Diese in ganz Europa heftigen Unmut hervorrufende Konzeptualisierung versuchte sich im letzten halben Jahrzehnt in Richtung sozialchristliche Demokratie auszudehnen, wobei sie ihren wichtigsten Ausrichtungswert, den Rechtsstaat, der auch die Regierungsarbeit einschränkte, jedenfalls beibehielt und teilweise übertrieb. Aus dieser Sicht kann „Illiberalismus“ sogar aus dem ungarischen politischen Vokabular gestrichen werden – schon deshalb, weil er kein bestimmendes Element des ungarischen Staats- und Gesellschaftssystems ist…
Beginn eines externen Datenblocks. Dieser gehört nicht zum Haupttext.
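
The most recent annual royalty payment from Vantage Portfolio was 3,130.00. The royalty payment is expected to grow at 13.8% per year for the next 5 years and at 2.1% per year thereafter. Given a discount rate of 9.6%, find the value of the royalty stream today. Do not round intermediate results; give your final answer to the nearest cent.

D_1 = 3561.94000
D_2 = 4053.48772
D_3 = 4612.86903
D_4 = 5249.44495
D_5 = 5973.86835
Terminal value at year 5: TV = D_5×(1+g_2)/(r−g_2) = 6099.31959/0.075 = 81324.26119
P_0 = D_1/(1+r)^1 + D_2/(1+r)^2 + D_3/(1+r)^3 + D_4/(1+r)^4 + D_5/(1+r)^5 + TV/(1+r)^5
    = 3249.94526 + 3374.48695 + 3503.80123 + 3638.07099 + 3777.48612 + 51424.17770 = 68967.96825

68967.97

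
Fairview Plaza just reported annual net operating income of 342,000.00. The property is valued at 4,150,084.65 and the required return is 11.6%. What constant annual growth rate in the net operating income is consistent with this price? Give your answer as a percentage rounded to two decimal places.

P = D₀(1+g)/(r−g) ⇒ P(r−g) = D₀(1+g) ⇒ g(P+D₀) = P·r − D₀
g = (P·r − D₀)/(P + D₀) = (4,150,084.65×0.116 − 342,000.00) / (4,150,084.65 + 342,000.00) = 0.031035

3.10%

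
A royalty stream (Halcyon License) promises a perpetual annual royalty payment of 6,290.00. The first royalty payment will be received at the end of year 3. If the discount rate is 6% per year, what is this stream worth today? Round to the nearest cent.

Value at end of year 2: C / r = 6,290.00 / 0.06 = 104,833.3333
Discount to today: PV = 104,833.3333 / (1 + 0.06)^2 = 104,833.3333 / 1.123600 = 93,301.29

93301.29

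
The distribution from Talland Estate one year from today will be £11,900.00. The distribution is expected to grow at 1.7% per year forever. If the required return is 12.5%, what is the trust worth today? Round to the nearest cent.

Growing perpetuity: P = D₁ / (r − g) = £11,900.0000 / (0.125 − 0.017) = £110,185.19

£110185.19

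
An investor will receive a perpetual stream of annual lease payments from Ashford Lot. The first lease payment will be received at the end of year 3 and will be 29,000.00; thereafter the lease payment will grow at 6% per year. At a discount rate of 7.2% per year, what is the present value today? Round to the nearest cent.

Value at end of year 2: C₁ / (r − g) = 29,000.00 / (0.072 − 0.06) = 2,416,666.6667
Discount to today: PV = 2,416,666.6667 / (1 + 0.072)^2 = 2,416,666.6667 / 1.149184 = 2,102,941.45

2102941.45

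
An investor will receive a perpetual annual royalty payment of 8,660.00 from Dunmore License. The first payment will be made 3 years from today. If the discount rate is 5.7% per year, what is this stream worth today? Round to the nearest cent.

135985.64

Value at end of year 2: C / r = 8,660.00 / 0.057 = 151,929.8246
Discount to today: PV = 151,929.8246 / (1 + 0.057)^2 = 151,929.8246 / 1.117249 = 135,985.64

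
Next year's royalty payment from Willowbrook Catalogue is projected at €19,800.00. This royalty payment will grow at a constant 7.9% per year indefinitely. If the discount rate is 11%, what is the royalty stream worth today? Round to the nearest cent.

€638709.68

Growing perpetuity: P = D₁ / (r − g) = €19,800.0000 / (0.11 − 0.079) = €638,709.68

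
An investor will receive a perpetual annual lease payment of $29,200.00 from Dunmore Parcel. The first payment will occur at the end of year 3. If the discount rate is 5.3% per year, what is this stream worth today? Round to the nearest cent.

Value at end of year 2: C / r = $29,200.00 / 0.053 = $550,943.3962
Discount to today: PV = $550,943.3962 / (1 + 0.053)^2 = $550,943.3962 / 1.108809 = $496,878.54

$496878.54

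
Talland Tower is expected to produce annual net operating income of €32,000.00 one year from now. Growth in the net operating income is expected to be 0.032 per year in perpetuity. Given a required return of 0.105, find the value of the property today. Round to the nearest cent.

Growing perpetuity: P = D₁ / (r − g) = €32,000.0000 / (0.105 − 0.032) = €438,356.16

€438356.16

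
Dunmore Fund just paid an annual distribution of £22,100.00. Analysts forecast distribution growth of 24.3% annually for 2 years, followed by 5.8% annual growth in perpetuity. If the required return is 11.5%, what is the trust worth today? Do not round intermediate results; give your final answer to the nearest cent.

£561897.41

D_1 = 27470.30000
D_2 = 34145.58290
Terminal value at year 2: TV = D_2×(1+g_2)/(r−g_2) = 36126.02671/0.057 = 633789.94225
P_0 = D_1/(1+r)^1 + D_2/(1+r)^2 + TV/(1+r)^2
    = 24637.04036 + 27465.32840 + 509795.04293 = 561897.41169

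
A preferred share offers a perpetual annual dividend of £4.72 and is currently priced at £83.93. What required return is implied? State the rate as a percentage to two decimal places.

5.62%

P = C/r ⇒ r = C/P = £4.72/£83.93 = 0.056237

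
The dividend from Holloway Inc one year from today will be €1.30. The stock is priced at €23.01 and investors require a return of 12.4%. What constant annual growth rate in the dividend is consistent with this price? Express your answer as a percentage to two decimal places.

P = D₁/(r−g) ⇒ g = r − D₁/P = 0.124 − €1.30/€23.01 = 0.067503

6.75%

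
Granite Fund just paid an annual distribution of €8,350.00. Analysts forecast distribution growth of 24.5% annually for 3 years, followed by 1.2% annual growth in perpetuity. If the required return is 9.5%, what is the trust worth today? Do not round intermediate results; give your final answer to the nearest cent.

€182203.61

D_1 = 10395.75000
D_2 = 12942.70875
D_3 = 16113.67239
Terminal value at year 3: TV = D_3×(1+g_2)/(r−g_2) = 16307.03646/0.083 = 196470.31882
P_0 = D_1/(1+r)^1 + D_2/(1+r)^2 + D_3/(1+r)^3 + TV/(1+r)^3
    = 9493.83562 + 10794.36104 + 12273.04064 + 149642.37501 = 182203.61231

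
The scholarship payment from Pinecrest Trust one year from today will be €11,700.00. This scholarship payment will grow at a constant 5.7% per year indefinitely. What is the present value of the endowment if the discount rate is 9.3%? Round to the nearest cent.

€325000.00

Growing perpetuity: P = D₁ / (r − g) = €11,700.0000 / (0.093 − 0.057) = €325,000.00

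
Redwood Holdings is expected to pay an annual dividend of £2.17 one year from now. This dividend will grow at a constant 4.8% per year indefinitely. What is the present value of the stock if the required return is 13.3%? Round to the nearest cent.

£25.53

Growing perpetuity: P = D₁ / (r − g) = £2.1700 / (0.133 − 0.048) = £25.53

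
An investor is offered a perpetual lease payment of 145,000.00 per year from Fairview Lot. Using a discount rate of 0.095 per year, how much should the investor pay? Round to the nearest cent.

Level perpetuity: PV = C / r = 145,000.00 / 0.095 = 1,526,315.79

1526315.79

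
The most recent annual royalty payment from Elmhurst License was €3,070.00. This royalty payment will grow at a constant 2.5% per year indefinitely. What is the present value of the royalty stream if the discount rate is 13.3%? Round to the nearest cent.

D₁ = D₀ × (1 + g) = €3,070.00 × 1.025 = €3,146.7500
Growing perpetuity: P = D₁ / (r − g) = €3,146.7500 / (0.133 − 0.025) = €29,136.57

€29136.57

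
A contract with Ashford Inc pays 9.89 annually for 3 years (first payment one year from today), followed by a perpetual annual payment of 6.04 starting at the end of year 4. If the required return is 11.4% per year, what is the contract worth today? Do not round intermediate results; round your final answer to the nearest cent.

62.33

PV of 3-year annuity: 9.89 × [1 − (1+0.114)^−3] / 0.114 = 24.00119
Perpetuity value at year 3: 6.04 / 0.114 = 52.98246
PV of perpetuity: 52.98246 / (1+0.114)^3 = 38.32450
Total PV = 24.00119 + 38.32450 = 62.32569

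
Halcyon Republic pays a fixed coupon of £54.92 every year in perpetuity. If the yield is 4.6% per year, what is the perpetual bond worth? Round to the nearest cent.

£1193.91

Level perpetuity: PV = C / r = £54.92 / 0.046 = £1,193.91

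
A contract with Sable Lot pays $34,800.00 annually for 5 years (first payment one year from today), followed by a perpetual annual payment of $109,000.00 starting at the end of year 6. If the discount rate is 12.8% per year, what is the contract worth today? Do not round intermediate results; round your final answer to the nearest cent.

$589305.34

PV of 5-year annuity: $34,800.00 × [1 − (1+0.128)^−5] / 0.128 = 122999.31387
Perpetuity value at year 5: $109,000.00 / 0.128 = 851562.50000
PV of perpetuity: 851562.50000 / (1+0.128)^5 = 466306.02841
Total PV = 122999.31387 + 466306.02841 = 589305.34228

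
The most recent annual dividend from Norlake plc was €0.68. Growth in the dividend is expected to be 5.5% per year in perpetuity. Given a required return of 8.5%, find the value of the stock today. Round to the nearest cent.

€23.91

D₁ = D₀ × (1 + g) = €0.68 × 1.055 = €0.7174
Growing perpetuity: P = D₁ / (r − g) = €0.7174 / (0.085 − 0.055) = €23.91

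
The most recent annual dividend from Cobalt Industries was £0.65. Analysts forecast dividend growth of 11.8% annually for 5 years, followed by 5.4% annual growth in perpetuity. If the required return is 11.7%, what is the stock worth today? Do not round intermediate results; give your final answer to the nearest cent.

£14.18

D_1 = 0.72670
D_2 = 0.81245
D_3 = 0.90832
D_4 = 1.01550
D_5 = 1.13533
Terminal value at year 5: TV = D_5×(1+g_2)/(r−g_2) = 1.19664/0.063 = 18.99426
P_0 = D_1/(1+r)^1 + D_2/(1+r)^2 + D_3/(1+r)^3 + D_4/(1+r)^4 + D_5/(1+r)^5 + TV/(1+r)^5
    = 0.65058 + 0.65116 + 0.65175 + 0.65233 + 0.65291 + 10.92337 = 14.18211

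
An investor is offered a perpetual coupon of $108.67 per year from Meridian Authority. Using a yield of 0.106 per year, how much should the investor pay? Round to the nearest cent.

Level perpetuity: PV = C / r = $108.67 / 0.106 = $1,025.19

$1025.19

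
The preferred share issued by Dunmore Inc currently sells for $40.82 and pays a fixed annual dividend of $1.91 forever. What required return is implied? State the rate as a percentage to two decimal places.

4.68%

P = C/r ⇒ r = C/P = $1.91/$40.82 = 0.046791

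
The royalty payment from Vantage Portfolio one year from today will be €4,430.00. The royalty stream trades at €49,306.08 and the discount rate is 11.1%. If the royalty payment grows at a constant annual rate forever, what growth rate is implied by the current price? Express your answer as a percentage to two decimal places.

2.12%

P = D₁/(r−g) ⇒ g = r − D₁/P = 0.111 − €4,430.00/€49,306.08 = 0.021153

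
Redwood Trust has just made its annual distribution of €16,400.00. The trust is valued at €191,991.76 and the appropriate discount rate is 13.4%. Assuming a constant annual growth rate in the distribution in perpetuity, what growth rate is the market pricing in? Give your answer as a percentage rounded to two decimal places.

P = D₀(1+g)/(r−g) ⇒ P(r−g) = D₀(1+g) ⇒ g(P+D₀) = P·r − D₀
g = (P·r − D₀)/(P + D₀) = (€191,991.76×0.134 − €16,400.00) / (€191,991.76 + €16,400.00) = 0.044757

4.48%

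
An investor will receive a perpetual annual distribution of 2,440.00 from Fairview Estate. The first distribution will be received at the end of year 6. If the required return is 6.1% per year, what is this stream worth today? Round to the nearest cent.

Value at end of year 5: C / r = 2,440.00 / 0.061 = 40,000.0000
Discount to today: PV = 40,000.0000 / (1 + 0.061)^5 = 40,000.0000 / 1.344550 = 29,749.73

29749.73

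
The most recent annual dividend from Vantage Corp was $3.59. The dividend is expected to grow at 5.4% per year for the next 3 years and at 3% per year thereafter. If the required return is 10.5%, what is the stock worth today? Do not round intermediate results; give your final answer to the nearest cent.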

...es ist nicht empfehlenswert, die Bedeutung der Prozesse in Deutschland zu unterschätzen. Es ist auch nicht zielführend, irgendeiner Voreingenommenheit nachzugeben und die ideologischen Ränder des einen oder anderen Mediums in eine zentrale Rolle zu rücken. Die Extreme sind Teil des Gesamtbildes, aber weder hier noch dort maßgebend. Jedenfalls wäre es unzumutbar, auf das zu verzichten, was der schwächeren Partei zusteht: die Annahme politischer und moralischer Reinheit auch bei unterschiedlichen oder gegensätzlichen Meinungen. Und wer sich in der Praxis auf diese Annahme verlässt, sollte es wagen, auf Augenhöhe mit den Liberaldemokraten zu stehen.